NEW DELHI (AFP) - Rallies were held in India's capital Tuesday (Feb 28) in support of a student who received rape threats over her controversial remarks on Pakistan after being mocked online by celebrities, including cricketer Virender Sehwag.
Hundreds of students from several colleges in New Delhi took to the streets to protest against the threats and recent campus violence, amid an ongoing debate on nationalism and fears of the muzzling of freedom of speech under Prime Minister Narendra Modi's government.
"My nationalism is beyond your claustrophobic nationalism," read a placard at the rally, with protesters shouting slogans against the right-wing student group linked to Modi's Hindu nationalist party.
The latest controversy was triggered after a 20-year-old student Gurmehar Kaur criticised the Akhil Bharatiya Vidhyarthi Parishad (ABVP) students' union over its role in campus violence.

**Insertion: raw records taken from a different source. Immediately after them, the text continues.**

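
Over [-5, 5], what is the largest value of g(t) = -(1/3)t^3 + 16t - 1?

125/3

The derivative is -t^2 + 16, which vanishes at t = -4 and t = 4.
Candidates: g(-5) = -118/3; g(-4) = -131/3; g(4) = 125/3; g(5) = 112/3.
So the maximum is g(4) = 125/3.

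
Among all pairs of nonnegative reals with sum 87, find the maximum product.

With x + y = 87, the product is P(x) = x(87 − x).
P'(x) = 87 − 2x = 0 gives x = 87/2; P'' = −2 < 0, so this is the maximum.
P = 87/2·87/2 = 7569/4.

7569/4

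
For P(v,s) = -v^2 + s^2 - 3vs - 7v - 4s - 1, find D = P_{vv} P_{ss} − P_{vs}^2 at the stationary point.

∂P/∂v = -2v - 3s - 7 = 0 and ∂P/∂s = -3v + 2s - 4 = 0, so (v, s) = (-2, -1).
The Hessian has P_{vv} = -2, P_{ss} = 2, P_{vs} = -3, giving D = -13 < 0, so the point is a saddle point.
D = (-2)·(2) − (-3)^2 = -13.

-13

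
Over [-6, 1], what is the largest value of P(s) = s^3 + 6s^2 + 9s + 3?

19

P'(s) = 3s^2 + 12s + 9, which vanishes at s = -3 and s = -1.
Compare values at every candidate in [-6, 1]: P(-6) = -51; P(-3) = 3; P(-1) = -1; P(1) = 19.
So the maximum is P(1) = 19.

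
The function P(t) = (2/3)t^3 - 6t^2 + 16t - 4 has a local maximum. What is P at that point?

28/3

P'(t) = 2t^2 - 12t + 16. Setting P'(t) = 0 gives t ∈ {2, 4}.
Second-derivative test with P''(t) = 4t - 12: P''(2) = -4 < 0 ⇒ local maximum; P''(4) = 4 > 0 ⇒ local minimum.
The local maximum is P(2) = 28/3.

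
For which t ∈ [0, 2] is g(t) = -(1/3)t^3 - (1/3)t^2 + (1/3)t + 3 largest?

1/3

g'(t) = -t^2 - (2/3)t + 1/3, whose only zero in [0, 2] is t = 1/3.
Candidates: g(0) = 3, g(1/3) = 248/81, g(2) = -1/3.
So the maximum is g(1/3) = 248/81.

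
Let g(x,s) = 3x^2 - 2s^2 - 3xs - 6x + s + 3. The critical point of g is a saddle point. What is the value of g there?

∂g/∂x = 6x - 3s - 6 = 0 and ∂g/∂s = -3x - 4s + 1 = 0, so (x, s) = (9/11, -4/11).
The Hessian has g_{xx} = 6, g_{ss} = -4, g_{xs} = -3, giving D = -33 < 0, so the point is a saddle point.
g(9/11, -4/11) = 4/11.

4/11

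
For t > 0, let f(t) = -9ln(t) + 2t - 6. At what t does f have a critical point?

f'(t) = -9/t + 2 = 0 gives t = 9/2.
f''(t) = 9/t², which is positive for t > 0, so this is a local minimum.
f(9/2) = -9·ln(9/2) + 9 - 6 ≈ -10.5367.

9/2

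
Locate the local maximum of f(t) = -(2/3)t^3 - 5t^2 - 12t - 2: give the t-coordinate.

Critical points: f'(t) = -2t^2 - 10t - 12 vanishes at t = -3, -2.
Second-derivative test with f''(t) = -4t - 10: f''(-3) = 2 > 0 ⇒ local minimum; f''(-2) = -2 < 0 ⇒ local maximum.
So the local maximum value is f(-2) = 22/3.

-2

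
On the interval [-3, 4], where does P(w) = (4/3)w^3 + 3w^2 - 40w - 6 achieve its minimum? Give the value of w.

The derivative is 4w^2 + 6w - 40, whose only zero in [-3, 4] is w = 5/2.
Compare values at every candidate in [-3, 4]: P(-3) = 105,  P(5/2) = -797/12,  P(4) = -98/3.
So the minimum is P(5/2) = -797/12.

5/2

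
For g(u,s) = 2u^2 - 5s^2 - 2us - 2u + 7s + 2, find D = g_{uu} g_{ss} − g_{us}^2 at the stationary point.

∂g/∂u = 4u - 2s - 2 = 0 and ∂g/∂s = -2u - 10s + 7 = 0, so (u, s) = (17/22, 6/11).
The Hessian has g_{uu} = 4, g_{ss} = -10, g_{us} = -2, giving D = -44 < 0, so the point is a saddle point.
D = (4)·(-10) − (-2)^2 = -44.

-44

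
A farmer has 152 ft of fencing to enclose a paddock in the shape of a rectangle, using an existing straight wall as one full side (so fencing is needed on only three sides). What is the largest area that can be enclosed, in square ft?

2888

Let the sides perpendicular to the wall have length x and the parallel side y, so 2x + y = 152 and the area is A = xy = x(152 − 2x).
A'(x) = 152 − 4x = 0 gives x = 38, and A''(x) = −4 < 0 confirms a maximum.
Then y = 152 − 2·38 = 76 and A = 2888.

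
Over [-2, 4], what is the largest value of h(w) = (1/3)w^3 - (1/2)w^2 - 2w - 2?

10/3

Differentiating, h'(w) = w^2 - w - 2; which vanishes at w = -1 and w = 2.
Compare values at every candidate in [-2, 4]: h(-2) = -8/3, h(-1) = -5/6, h(2) = -16/3, h(4) = 10/3.
So the maximum is h(4) = 10/3.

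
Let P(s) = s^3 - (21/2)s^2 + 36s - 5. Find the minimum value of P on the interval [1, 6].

43/2

P'(s) = 3s^2 - 21s + 36, which vanishes at s = 3 and s = 4.
Candidates: P(1) = 43/2,  P(3) = 71/2,  P(4) = 35,  P(6) = 49.
Hence the absolute minimum is 43/2 at s = 1.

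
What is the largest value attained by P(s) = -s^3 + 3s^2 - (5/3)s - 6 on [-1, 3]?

-1/3

The derivative is -3s^2 + 6s - 5/3, which vanishes at s = 1/3 and s = 5/3.
Evaluating at the critical points and endpoints: P(-1) = -1/3; P(1/3) = -169/27; P(5/3) = -137/27; P(3) = -11.
Hence the absolute maximum is -1/3 at s = -1.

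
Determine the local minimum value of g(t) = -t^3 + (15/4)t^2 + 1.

Critical points: g'(t) = -3t^2 + (15/2)t vanishes at t = 0, 5/2.
Second-derivative test with g''(t) = -6t + 15/2: g''(0) = 15/2 > 0 ⇒ local minimum; g''(5/2) = -15/2 < 0 ⇒ local maximum.
So the local minimum value is g(0) = 1.

1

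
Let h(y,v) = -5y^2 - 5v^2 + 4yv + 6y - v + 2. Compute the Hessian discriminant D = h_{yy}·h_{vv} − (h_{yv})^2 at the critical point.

∂h/∂y = -10y + 4v + 6 = 0 and ∂h/∂v = 4y - 10v - 1 = 0, so (y, v) = (2/3, 1/6).
The Hessian has h_{yy} = -10, h_{vv} = -10, h_{yv} = 4, giving D = 84 > 0 with h_{yy} < 0, so the point is a local maximum.
D = (-10)·(-10) − (4)^2 = 84.

84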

This was followed by a video post which read: "Pakistan did not kill my dad, war killed him."
Kaur's father, a captain in the Indian army, was killed in an attack on a military camp near the de facto border with Pakistan in 1999.
But her olive branch approach to India's nuclear-armed arch-rival led users to lampoon her, including celebrities such as Sehwag.

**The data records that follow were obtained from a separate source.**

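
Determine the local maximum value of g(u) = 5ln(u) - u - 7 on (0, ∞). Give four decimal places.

g'(u) = 5/u − 1 = 0 gives u = 5.
g''(u) = -5/u², which is negative for u > 0, so this is a local maximum.
g(5) = 5·ln(5) - 5 - 7 ≈ -3.9528.

-3.9528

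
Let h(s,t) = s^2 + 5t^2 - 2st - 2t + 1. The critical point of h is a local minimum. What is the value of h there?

3/4

∂h/∂s = 2s - 2t = 0 and ∂h/∂t = -2s + 10t - 2 = 0, so (s, t) = (1/4, 1/4).
The Hessian has h_{ss} = 2, h_{tt} = 10, h_{st} = -2, giving D = 16 > 0 with h_{ss} > 0, so the point is a local minimum.
h(1/4, 1/4) = 3/4.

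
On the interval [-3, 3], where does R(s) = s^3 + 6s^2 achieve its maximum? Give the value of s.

R'(s) = 3s^2 + 12s, whose only zero in [-3, 3] is s = 0.
Evaluating at the critical points and endpoints: R(-3) = 27,  R(0) = 0,  R(3) = 81.
So the maximum is R(3) = 81.

3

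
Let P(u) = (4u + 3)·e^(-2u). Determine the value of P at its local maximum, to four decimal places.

3.2974

By the product rule, P'(u) = (-8u - 2)·e^(-2u). Since e^(-2u) > 0, the only critical point is u = -1/4.
P''(-1/4) has the same sign as -8 < 0, so this is a local maximum.
P(-1/4) = (2)·e^(1/2) ≈ 3.2974.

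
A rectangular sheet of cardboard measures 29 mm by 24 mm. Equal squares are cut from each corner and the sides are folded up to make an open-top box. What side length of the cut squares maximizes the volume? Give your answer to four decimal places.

With cut size x, the volume is V(x) = x(29 − 2x)(24 − 2x) for 0 < x < 12.
V'(x) = 12x^2 − 212x + 696. Setting V'(x) = 0 gives x ≈ 4.3581 (the root in (0, 12)).
V''(x) = 24x − 212 is negative there, so this is the maximum; V ≈ 1351.0700.

4.3581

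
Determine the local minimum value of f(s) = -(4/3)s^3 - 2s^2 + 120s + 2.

-502

Critical points: f'(s) = -4s^2 - 4s + 120 vanishes at s = -6, 5.
Second-derivative test with f''(s) = -8s - 4: f''(-6) = 44 > 0 ⇒ local minimum; f''(5) = -44 < 0 ⇒ local maximum.
The local minimum is f(-6) = -502.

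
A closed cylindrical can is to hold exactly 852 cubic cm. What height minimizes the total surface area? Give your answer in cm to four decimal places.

10.2750

With radius r and height h, πr²h = 852 so h = 852/(πr²), and S(r) = 2πr² + 2πrh = 2πr² + 2·852/r.
S'(r) = 4πr − 2·852/r² = 0 ⇒ r³ = 852/(2π), so r ≈ 5.1375 and h = 2r ≈ 10.2750.
S''(r) = 4π + 4·852/r³ > 0, so this is the minimum; S ≈ 497.5166.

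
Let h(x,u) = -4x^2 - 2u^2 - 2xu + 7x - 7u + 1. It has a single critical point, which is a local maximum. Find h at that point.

15

∂h/∂x = -8x - 2u + 7 = 0 and ∂h/∂u = -2x - 4u - 7 = 0, so (x, u) = (3/2, -5/2).
The Hessian has h_{xx} = -8, h_{uu} = -4, h_{xu} = -2, giving D = 28 > 0 with h_{xx} < 0, so the point is a local maximum.
h(3/2, -5/2) = 15.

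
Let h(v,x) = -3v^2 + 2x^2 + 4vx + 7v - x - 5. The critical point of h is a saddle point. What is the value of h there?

∂h/∂v = -6v + 4x + 7 = 0 and ∂h/∂x = 4v + 4x - 1 = 0, so (v, x) = (4/5, -11/20).
The Hessian has h_{vv} = -6, h_{xx} = 4, h_{vx} = 4, giving D = -40 < 0, so the point is a saddle point.
h(4/5, -11/20) = -77/40.

-77/40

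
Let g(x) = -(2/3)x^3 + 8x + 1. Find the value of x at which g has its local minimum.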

He retorted with a Twitter post saying: "I didn't score two triple centuries, my bat did."
The post by Sehwag - one of India's all-time leading run-scorers before he retired in 2015 - went viral on social media, with many trolling the 20-year-old student online and threatening her with physical violence.

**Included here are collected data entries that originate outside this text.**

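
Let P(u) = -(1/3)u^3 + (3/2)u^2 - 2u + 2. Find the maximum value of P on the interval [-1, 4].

Differentiating, P'(u) = -u^2 + 3u - 2; which vanishes at u = 1 and u = 2.
Compare values at every candidate in [-1, 4]: P(-1) = 35/6, P(1) = 7/6, P(2) = 4/3, P(4) = -10/3.
Hence the absolute maximum is 35/6 at u = -1.

35/6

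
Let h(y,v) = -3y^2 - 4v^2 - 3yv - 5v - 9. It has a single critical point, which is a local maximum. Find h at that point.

∂h/∂y = -6y - 3v = 0 and ∂h/∂v = -3y - 8v - 5 = 0, so (y, v) = (5/13, -10/13).
The Hessian has h_{yy} = -6, h_{vv} = -8, h_{yv} = -3, giving D = 39 > 0 with h_{yy} < 0, so the point is a local maximum.
h(5/13, -10/13) = -92/13.

-92/13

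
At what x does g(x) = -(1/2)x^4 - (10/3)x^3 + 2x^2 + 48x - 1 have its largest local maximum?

g'(x) = -2x^3 - 10x^2 + 4x + 48. Setting g'(x) = 0 gives x ∈ {-4, -3, 2}.
g''(x) = -6x^2 - 20x + 4. g''(-4) = -12 < 0 ⇒ local maximum; g''(-3) = 10 > 0 ⇒ local minimum; g''(2) = -60 < 0 ⇒ local maximum.
Thus g has its largest local maximum at x = 2, with value 205/3.

2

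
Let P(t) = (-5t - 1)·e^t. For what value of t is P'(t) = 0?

-6/5

P'(t) = (-5)·e^t + (-5t - 1)·1·e^t = (-5t - 6)·e^t. Since e^t > 0, the only critical point is t = -6/5.
P''(-6/5) has the same sign as -5 < 0, so this is a local maximum.
P(-6/5) = (5)·e^(-6/5) ≈ 1.5060.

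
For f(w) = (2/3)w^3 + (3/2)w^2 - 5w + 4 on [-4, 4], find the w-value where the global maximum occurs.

4

Differentiating, f'(w) = 2w^2 + 3w - 5; which vanishes at w = -5/2 and w = 1.
Evaluating at the critical points and endpoints: f(-4) = 16/3, f(-5/2) = 371/24, f(1) = 7/6, f(4) = 152/3.
Hence the absolute maximum is 152/3 at w = 4.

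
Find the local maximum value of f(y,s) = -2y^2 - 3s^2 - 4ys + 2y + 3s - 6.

-21/4

∂f/∂y = -4y - 4s + 2 = 0 and ∂f/∂s = -4y - 6s + 3 = 0, so (y, s) = (0, 1/2).
The Hessian has f_{yy} = -4, f_{ss} = -6, f_{ys} = -4, giving D = 8 > 0 with f_{yy} < 0, so the point is a local maximum.
f(0, 1/2) = -21/4.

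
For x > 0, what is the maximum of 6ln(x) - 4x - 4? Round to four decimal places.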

"I have been getting a lot of threats on social media. I think it is very scary when people threaten you with violence and rape," she told the NDTV network.
Asked about how felt towards Sehwag, she replied: "Honestly, this just breaks your heart because these are people you grow up looking up to."
Critics of Modi's government say that nationalist sentiment has grown sharply during his premiership and authorities too often turn a blind eye when right-wing groups respond aggressively to any show of dissent.
The Hindustan Times said Tuesday that the threats against Kaur represented "an attack on the fundamental right to express an opinion which the likes of the ABVP and its backers do not find comfortable".
"It has become the norm to intimidate students, writers, professors, filmmakers and journalists to name a few when they express an independent opinion in any medium," it said in an editorial.